Atraído por el creciente altercado, uno de los oficiales del vuelo llegó hasta la fila de asientos en la que se encontraba Andrés y le dijo con tono cortante:
–Señor, si no obedece la instrucción de mi compañera, voy a tener que pedir al servicio de seguridad que lo bajen del avión.
–¡Estoy despegando, Jacinta! ¡Voy a París! –gritó Andrés contra su voluntad.
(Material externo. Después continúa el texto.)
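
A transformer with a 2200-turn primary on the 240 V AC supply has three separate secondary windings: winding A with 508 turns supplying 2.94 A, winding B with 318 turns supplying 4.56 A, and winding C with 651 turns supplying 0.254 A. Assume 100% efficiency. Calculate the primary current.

V_A = 240 × 508/2200 = 55.418 V; V_B = 240 × 318/2200 = 34.691 V; V_C = 240 × 651/2200 = 71.018 V.
P_out = V_A I_A + V_B I_B + V_C I_C = 55.418×2.94 + 34.691×4.56 + 71.018×0.254 = 162.93 + 158.19 + 18.039 = 339.16 W.
Ideal ⇒ P_in = P_out, so I_p = P_out/V_p = 339.16/240 = 1.41 A.

I_p ≈ 1.41 A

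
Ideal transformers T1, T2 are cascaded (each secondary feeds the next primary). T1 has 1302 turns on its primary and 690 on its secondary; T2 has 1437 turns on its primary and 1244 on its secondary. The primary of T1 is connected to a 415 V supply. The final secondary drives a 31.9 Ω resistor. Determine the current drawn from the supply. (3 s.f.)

I_supply ≈ 2.74 A

Secondary of T1: V = 415.00 × 690/1302 = 219.93 V.
Secondary of T2: V = 219.93 × 1244/1437 = 190.39 V.
I_load = 190.39/31.9 = 5.9684 A, so P_out = 190.39 × 5.9684 = 1136.3 W.
All ideal ⇒ P_in = P_out, so I_supply = 1136.3/415 = 2.74 A.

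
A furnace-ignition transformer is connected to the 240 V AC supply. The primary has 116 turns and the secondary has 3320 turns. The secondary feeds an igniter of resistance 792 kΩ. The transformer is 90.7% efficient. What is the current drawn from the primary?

V_s = 240 × 3320/116 = 6869.0 V.
I_s = V_s/R = 6869.0/792000 = 0.0086729 A.
P_out = V_s I_s = 6869.0 × 0.0086729 = 59.574 W.
P_in = P_out/η = 59.574/0.907 = 65.683 W.
I_p = P_in/V_p = 65.683/240 = 0.274 A.

I_p ≈ 0.274 A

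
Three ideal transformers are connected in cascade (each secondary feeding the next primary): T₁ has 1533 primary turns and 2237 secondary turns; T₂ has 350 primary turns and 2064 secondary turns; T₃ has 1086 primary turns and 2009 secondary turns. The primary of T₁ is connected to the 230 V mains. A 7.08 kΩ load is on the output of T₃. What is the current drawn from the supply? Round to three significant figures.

After T₁: V = 230.00 × 2237/1533 = 335.62 V.
After T₂: V = 335.62 × 2064/350 = 1979.2 V.
After T₃: V = 1979.2 × 2009/1086 = 3661.4 V.
I_load = 3661.4/7080 = 0.51714 A, so P_out = 3661.4 × 0.51714 = 1893.4 W.
All ideal ⇒ P_in = P_out, so I_supply = 1893.4/230 = 8.23 A.

I_supply ≈ 8.23 A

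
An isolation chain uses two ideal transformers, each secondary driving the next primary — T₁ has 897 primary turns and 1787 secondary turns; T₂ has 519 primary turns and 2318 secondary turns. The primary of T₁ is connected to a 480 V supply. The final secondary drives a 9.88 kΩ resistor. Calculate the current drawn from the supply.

Secondary of T₁: V = 480.00 × 1787/897 = 956.25 V.
Secondary of T₂: V = 956.25 × 2318/519 = 4270.9 V.
I_load = 4270.9/9880 = 0.43228 A, so P_out = 4270.9 × 0.43228 = 1846.2 W.
All ideal ⇒ P_in = P_out, so I_supply = 1846.2/480 = 3.85 A.

I_supply ≈ 3.85 A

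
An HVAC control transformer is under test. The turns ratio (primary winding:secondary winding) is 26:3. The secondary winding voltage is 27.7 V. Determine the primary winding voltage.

V_p ≈ 240 V

V_p/V_s = N_p/N_s, so V_p = 27.7 × 26/3 = 240 V.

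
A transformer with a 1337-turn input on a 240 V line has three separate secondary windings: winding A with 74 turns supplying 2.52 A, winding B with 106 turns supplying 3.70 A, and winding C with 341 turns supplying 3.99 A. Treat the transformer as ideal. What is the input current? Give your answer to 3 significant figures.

V_A = 240 × 74/1337 = 13.283 V; V_B = 240 × 106/1337 = 19.028 V; V_C = 240 × 341/1337 = 61.212 V.
P_out = V_A I_A + V_B I_B + V_C I_C = 13.283×2.52 + 19.028×3.70 + 61.212×3.99 = 33.474 + 70.402 + 244.23 = 348.11 W.
Ideal ⇒ P_in = P_out, so I_in = P_out/V_in = 348.11/240 = 1.45 A.

I_in ≈ 1.45 A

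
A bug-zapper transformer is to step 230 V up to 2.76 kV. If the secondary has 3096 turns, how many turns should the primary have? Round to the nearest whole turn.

N_p = 258 turns

N_p/N_s = V_p/V_s, so N_p = 3096 × 230/2760 = 258.0 ≈ 258 turns.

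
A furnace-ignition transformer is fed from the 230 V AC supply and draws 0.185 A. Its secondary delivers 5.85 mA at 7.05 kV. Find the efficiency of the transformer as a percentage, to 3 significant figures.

η ≈ 96.9%

P_in = 230 × 0.185 = 42.5500 W.
P_out = 7050 × 0.00585 = 41.2425 W.
η = P_out/P_in = 41.2425/42.5500 = 0.969.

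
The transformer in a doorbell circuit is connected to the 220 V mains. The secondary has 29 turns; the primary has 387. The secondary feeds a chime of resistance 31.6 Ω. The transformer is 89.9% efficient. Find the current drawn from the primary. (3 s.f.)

I_p ≈ 0.0435 A

V_s = 220 × 29/387 = 16.486 V.
I_s = V_s/R = 16.486/31.6 = 0.52170 A.
P_out = V_s I_s = 16.486 × 0.52170 = 8.6007 W.
P_in = P_out/η = 8.6007/0.899 = 9.5669 W.
I_p = P_in/V_p = 9.5669/220 = 0.0435 A.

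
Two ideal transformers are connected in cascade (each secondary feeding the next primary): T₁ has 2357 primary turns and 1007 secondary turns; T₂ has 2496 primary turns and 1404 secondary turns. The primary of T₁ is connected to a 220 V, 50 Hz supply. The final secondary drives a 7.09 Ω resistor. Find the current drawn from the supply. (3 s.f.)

I_supply ≈ 1.79 A

Secondary of T₁: V = 220.00 × 1007/2357 = 93.992 V.
Secondary of T₂: V = 93.992 × 1404/2496 = 52.871 V.
I_load = 52.871/7.09 = 7.4571 A, so P_out = 52.871 × 7.4571 = 394.26 W.
All ideal ⇒ P_in = P_out, so I_supply = 394.26/220 = 1.79 A.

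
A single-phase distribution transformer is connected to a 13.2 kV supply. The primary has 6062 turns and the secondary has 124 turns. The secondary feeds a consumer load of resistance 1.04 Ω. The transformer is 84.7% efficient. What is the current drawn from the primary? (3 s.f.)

I_p ≈ 6.27 A

V_s = 13200 × 124/6062 = 270.01 V.
I_s = V_s/R = 270.01/1.04 = 259.62 A.
P_out = V_s I_s = 270.01 × 259.62 = 70101 W.
P_in = P_out/η = 70101/0.847 = 82764 W.
I_p = P_in/V_p = 82764/13200 = 6.27 A.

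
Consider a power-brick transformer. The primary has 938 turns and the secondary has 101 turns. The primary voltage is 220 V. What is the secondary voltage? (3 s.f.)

V_s ≈ 23.7 V

V_s/V_p = N_s/N_p, so V_s = 220 × 101/938 = 23.7 V.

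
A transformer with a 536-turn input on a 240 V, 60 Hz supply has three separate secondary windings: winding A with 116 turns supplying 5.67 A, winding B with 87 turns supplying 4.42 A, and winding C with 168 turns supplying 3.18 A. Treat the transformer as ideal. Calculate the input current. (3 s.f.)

I_in ≈ 2.94 A

V_A = 240 × 116/536 = 51.940 V; V_B = 240 × 87/536 = 38.955 V; V_C = 240 × 168/536 = 75.224 V.
P_out = V_A I_A + V_B I_B + V_C I_C = 51.940×5.67 + 38.955×4.42 + 75.224×3.18 = 294.50 + 172.18 + 239.21 = 705.90 W.
Ideal ⇒ P_in = P_out, so I_in = P_out/V_in = 705.90/240 = 2.94 A.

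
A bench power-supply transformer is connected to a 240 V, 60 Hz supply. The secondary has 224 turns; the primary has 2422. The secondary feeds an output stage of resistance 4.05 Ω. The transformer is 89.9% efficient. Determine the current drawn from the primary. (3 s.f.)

V_s = 240 × 224/2422 = 22.197 V.
I_s = V_s/R = 22.197/4.05 = 5.4806 A.
P_out = V_s I_s = 22.197 × 5.4806 = 121.65 W.
P_in = P_out/η = 121.65/0.899 = 135.32 W.
I_p = P_in/V_p = 135.32/240 = 0.564 A.

I_p ≈ 0.564 A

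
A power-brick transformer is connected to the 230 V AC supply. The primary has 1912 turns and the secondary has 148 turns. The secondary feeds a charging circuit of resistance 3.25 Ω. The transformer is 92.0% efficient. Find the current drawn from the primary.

I_p ≈ 0.461 A

V_s = 230 × 148/1912 = 17.803 V.
I_s = V_s/R = 17.803/3.25 = 5.4780 A.
P_out = V_s I_s = 17.803 × 5.4780 = 97.526 W.
P_in = P_out/η = 97.526/0.920 = 106.01 W.
I_p = P_in/V_p = 106.01/230 = 0.461 A.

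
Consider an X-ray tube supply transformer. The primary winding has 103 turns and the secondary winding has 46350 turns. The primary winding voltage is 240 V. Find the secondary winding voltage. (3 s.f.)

V_s/V_p = N_s/N_p, so V_s = 240 × 46350/103 = 108000 V.

V_s ≈ 108000 V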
Su volumen inquietó a los pasajeros de las filas próximas, quienes voltearon a ver al impertinente, con expresiones de evidente molestia y alarma.
–¿Cómo que te vas a París? –gimoteó Jacinta al otro lado de la conexión–. ¿Me... me vas a dejar...?
–¡No! ¡Te quiero mucho! ¡Te amo! ¡Voy y vengo! ¡Luego te explico! ¡¡¡Tengo que colgaaaar!!! –aullaba Andrés, fuera de sí mismo, en el centro de un pequeño escándalo aéreo. Y, con lágrimas en los ojos, cerró el teléfono.
–Ahora, apáguelo, por favor –lo conminó, con tono vengativo, la sobrecargo. El oficial del vuelo lo evaluó por un momento, decidió que podía perdonarle la vida, le lanzó una última mirada de odio y volvió a la cabina. El aparato ya estaba en pleno carreteo hacia la pista de despegue.